While theoretical physics continues to struggle with string theory, and, thus, unify space and time, technology, is already in the process of the space-time unification.  No, an individual cannot literally travel through time, but the digital footprint gathered by most babies born in western society today, carries enough residual facts, moods, and moments, to simulate, if not entirely digitally recreate, the major events of their lives.  In fact, given the current speed of technological innovation and the advancement of computer animation, a future of digitally recreated, life-like memories is more plausible than not.  One can imagine “traveling in time” to a memory in one’s past. Couple this digital memory potential with the future of embedded technologies and an ambient environment, and Rob van Kranenburg warns that the consequence just might be that “there are no more humans, only information spaces.”  Technophiles imagine the future as a space more rich and meaningful, but according to van Kranenburg, backed by Suchman’s insights into human computer interaction, the future looks more and more one-dimensional.

The idea that a human could lose their humanness sounds absurd to anyone who grew up in an analog world.  However, the generations growing up in today’s digital world are integrated so intimately with technology that many see it as an extension of self and means of self-expression.  Turkle’s experiments and analysis of teens’ cell phone usage reflects this idea.  When their cell phone is taken away, teens speak of the loss as an “anxiety of disconnection.[1]” It’s almost as severe as the loss of the companionship of another human being.  The current trend in programming languages toward more characteristically human structures only contributes to the complete acceptance of technology integrated into all aspects of life.  Indeed the computer seems more human as it “employ[s] terms borrowed from the description of human interaction – dialogue, conversation, and so forth” (Suchman).  Computer languages themselves are so abstracted that almost anyone can guess what the Ruby line ‘print “hello world'” will do. As the computer is perceived more human, and “demonstrate[s] some evidence of recognizably human abilities, we are inclined to endow [it] with the rest” (Suchman).  Humans are inclined to see themselves in the computer and therefore more likely to accept it into their lives without questioning its role.
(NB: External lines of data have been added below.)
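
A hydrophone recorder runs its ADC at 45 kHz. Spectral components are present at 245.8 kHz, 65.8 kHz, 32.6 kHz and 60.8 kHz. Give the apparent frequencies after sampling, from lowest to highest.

12.4 kHz, 15.8 kHz, 20.8 kHz

fs/2 = 22.5 kHz.
245.8 kHz mod fs = 20.8 kHz.
20.8 kHz ≤ fs/2 = 22.5 kHz, appears at 20.8 kHz.
65.8 kHz mod fs = 20.8 kHz.
20.8 kHz ≤ fs/2 = 22.5 kHz, appears at 20.8 kHz.
32.6 kHz > fs/2 = 22.5 kHz, folds to fs − 32.6 kHz = 12.4 kHz.
60.8 kHz mod fs = 15.8 kHz.
15.8 kHz ≤ fs/2 = 22.5 kHz, appears at 15.8 kHz.
Distinct values: {12.4 kHz, 15.8 kHz, 20.8 kHz}.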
Van Kranenburg recognizes a continued lack of critical thinking around technology through his observation that machines trend more and more toward complexity and less and less toward understandability.  Van Kranenburg sites the fact that a car manual that used to be one-hundred pages is now more than a million, unintelligible without the aid of a computer.  When the parts are unintelligible, human’s natural inclination is to “to ascribe actions to the entity rather than to it’s parts” (Suchman).  Technology is no longer seen as something made and put together, which inherently implies it can also be taken apart.  Rather, technology is seen as a whole, functioning on its own.  Because of this, its acceptance comes more easily into the fabric of everyday life.

A new world of integrated technology promises safety.  It promises that we know more about the world, but also, that more about the individual is known to the world.  Van Kranenburg claims that this results in a loss of privacy where there is no more public, but only audience.  People are only data streams to be analyzed and observed and reduced to a predictable number.  However, it is in acquiescing to these norms the very nature of humanness, with all its fallibility and unpredictable is indeed lost.   Not only are individuals reduced in this ambient world, but the mystery of Nature herself succumbs to the illusion of control.  An abundance of data creates a false sense of understanding, for it is only with mystery taken out of life’s equation, that one can also find the beauty and meaning.

While it’s easier to reduce van Kranenburg’s arguments to some Orwellian warning fit only for Luddites or science fiction enthusiasts, his assertions are backed in the history and progression of human computer interaction.   Without further intervention and an open debate about how and when technologies should integrate into everyday life, humans might are in great danger of losing their form, their essence, their three-dimensionality.